Early one morning this week, New York's harbor was a well-planned bedlam of whistles, sirens and bells. Fireboats spouted their best special-occasion cascades. Amid this welcoming todo, the Cunarder Queen Elizabeth, spick & span in a new coat of red, white and black paint, nosed past the Statue of Liberty, headed up the Hudson. At 7:33 a.m., she tied up at Pier 90, ending her maiden commercial voyage across the North Atlantic. Henceforth the 1,031-ft., 83,673-ton Queen Elizabeth will sail weekly between New York and Southampton (the Queen Mary is still being reconverted).

The Queen Elizabeth was launched in the Clyde in 1938. But before she could be fully fitted, war turned her into a troop-carrier. Her wartime passenger total: 811,324. Reconditioning of the world's biggest liner began last March. In went 21,000 pieces of furniture, ten miles of carpeting, carloads of art works.

Polished and primped from stem to stern, she sailed from Southampton last week with 2,200 paying passengers aboard (fares: first class, $365 and up; tourist, $165). Number one among the notables: U.S.S.R. Foreign Minister V. M. Molotov. At Commodore Sir James Bissett's invitation, Molotov took the liner's helm for a few minutes, veered two degrees off course --to the left.

The Queen Elizabeth's crossing time of four days, 16 hours, 18 minutes, was unspectacular, but her champagne luxury was something to cable home about. Her passengers were amazed by what they could eat, drink and buy in the shops.

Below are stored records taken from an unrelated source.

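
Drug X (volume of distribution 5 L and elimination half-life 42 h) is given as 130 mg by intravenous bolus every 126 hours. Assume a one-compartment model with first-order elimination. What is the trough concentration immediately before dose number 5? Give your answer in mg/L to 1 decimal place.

f = (1/2)^(τ/t½) = (1/2)^(126/42) ≈ 0.1250.
C₀ = D/Vd = 130/5 ≈ 26.000 mg/L.
Before the 5th dose, 4 doses have been given. Superposition: Cmin = C₀·(f + f² + … + f^4).
≈ 26.000 × (0.1250 + 0.0156 + 0.0020 + 0.0002) ≈ 26.000 × 0.1428 ≈ 3.713 mg/L.

3.7 mg/L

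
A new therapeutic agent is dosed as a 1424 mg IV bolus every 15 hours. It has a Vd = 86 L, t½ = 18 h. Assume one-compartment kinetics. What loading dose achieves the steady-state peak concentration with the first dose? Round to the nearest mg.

3245 mg

f = (1/2)^(15/18) ≈ 0.561231; accumulation ratio R = 1/(1−f) ≈ 2.27910.
Loading dose to hit Cmax,ss on first dose: D_load = D_maint·R ≈ 1424 × 2.27910 ≈ 3245.44 mg.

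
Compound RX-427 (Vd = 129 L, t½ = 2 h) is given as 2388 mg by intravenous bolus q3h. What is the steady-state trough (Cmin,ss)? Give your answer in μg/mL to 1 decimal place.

Over one 3-h interval, 3/2 ≈ 1.5 half-lives elapse, leaving f ≈ 0.3536 of each dose.
Single-dose peak C₀ = D/Vd = 2388/129 ≈ 18.512 μg/mL.
Steady-state trough Cmin,ss = C₀·f/(1−f) ≈ 18.512 × 0.3536/0.6464 ≈ 10.127 μg/mL.

10.1 μg/mL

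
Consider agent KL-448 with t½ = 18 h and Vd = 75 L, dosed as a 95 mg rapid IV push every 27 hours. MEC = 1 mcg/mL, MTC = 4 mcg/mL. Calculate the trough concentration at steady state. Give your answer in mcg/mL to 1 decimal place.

τ/t½ = 27/18 ≈ 1.5, so fraction remaining f = (1/2)^(27/18) ≈ 0.3536.
Accumulation ratio R = 1/(1 − f) ≈ 1/0.6464 ≈ 1.5470.
Single-dose peak C₀ = D/Vd = 95/75 ≈ 1.267 mcg/mL.
Steady-state peak Cmax,ss = C₀·R ≈ 1.267 × 1.5470 ≈ 1.960 mcg/mL.
One interval later, Cmin,ss = Cmax,ss·e^(−kτ) ≈ 1.960 × 0.3536 ≈ 0.693 mcg/mL.
Trough 0.7 mcg/mL vs MEC 1 mcg/mL: subtherapeutic.

0.7 mcg/mL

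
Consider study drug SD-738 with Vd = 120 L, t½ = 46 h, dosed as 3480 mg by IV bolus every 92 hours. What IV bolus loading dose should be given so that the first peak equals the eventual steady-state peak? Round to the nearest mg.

f = (1/2)^(92/46) ≈ 0.250000; accumulation ratio R = 1/(1−f) ≈ 1.33333.
Loading dose to hit Cmax,ss on first dose: D_load = D_maint·R ≈ 3480 × 1.33333 ≈ 4639.99 mg.

4640 mg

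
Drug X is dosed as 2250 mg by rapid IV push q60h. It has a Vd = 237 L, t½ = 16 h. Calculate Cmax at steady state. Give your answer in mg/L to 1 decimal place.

τ/t½ = 60/16 ≈ 3.75, so fraction remaining f = (1/2)^(60/16) ≈ 0.0743.
Accumulation ratio R = 1/(1 − f) ≈ 1/0.9257 ≈ 1.0803.
Single-dose peak C₀ = D/Vd = 2250/237 ≈ 9.494 mg/L.
Steady-state peak Cmax,ss = C₀·R ≈ 9.494 × 1.0803 ≈ 10.256 mg/L.

10.3 mg/L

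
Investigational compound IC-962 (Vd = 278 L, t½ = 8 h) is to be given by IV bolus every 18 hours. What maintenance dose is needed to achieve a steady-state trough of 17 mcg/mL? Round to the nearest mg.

τ/t½ = 18/8 ≈ 2.25, so f = (1/2)^(18/8) ≈ 0.210224.
Cmin,ss = (D/Vd)·f/(1−f), so D = Cmin,ss·Vd·(1−f)/f.
D = 17 × 278 × (1−f)/f ≈ 17 × 278 × 3.75683 ≈ 17754.78 mg.

17755 mg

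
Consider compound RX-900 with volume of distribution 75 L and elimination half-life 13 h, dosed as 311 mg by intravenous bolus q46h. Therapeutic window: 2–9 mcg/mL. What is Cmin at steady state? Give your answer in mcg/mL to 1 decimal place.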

In the mammoth dining saloon amidships or in the tonier Verandah Grill on the afterdeck, first-class passengers ate sirloin steaks, Timbale de Volaille Perigord, pineapple souffle, coupe Jacques.

The French wines ran from vin blanc at $2 a bottle to Bollinger at $8. The supply of Haig & Haig Scotch was limitless at 50-c- a drink. The Queen Elizabeth's shops had plenty of pajamas, woolen socks, and suits such as Britons have not seen for years. Out to corner the North Atlantic traffic, Britain had spared no expense nor luxury, even if it came out of the stay-at-homes' cupboard.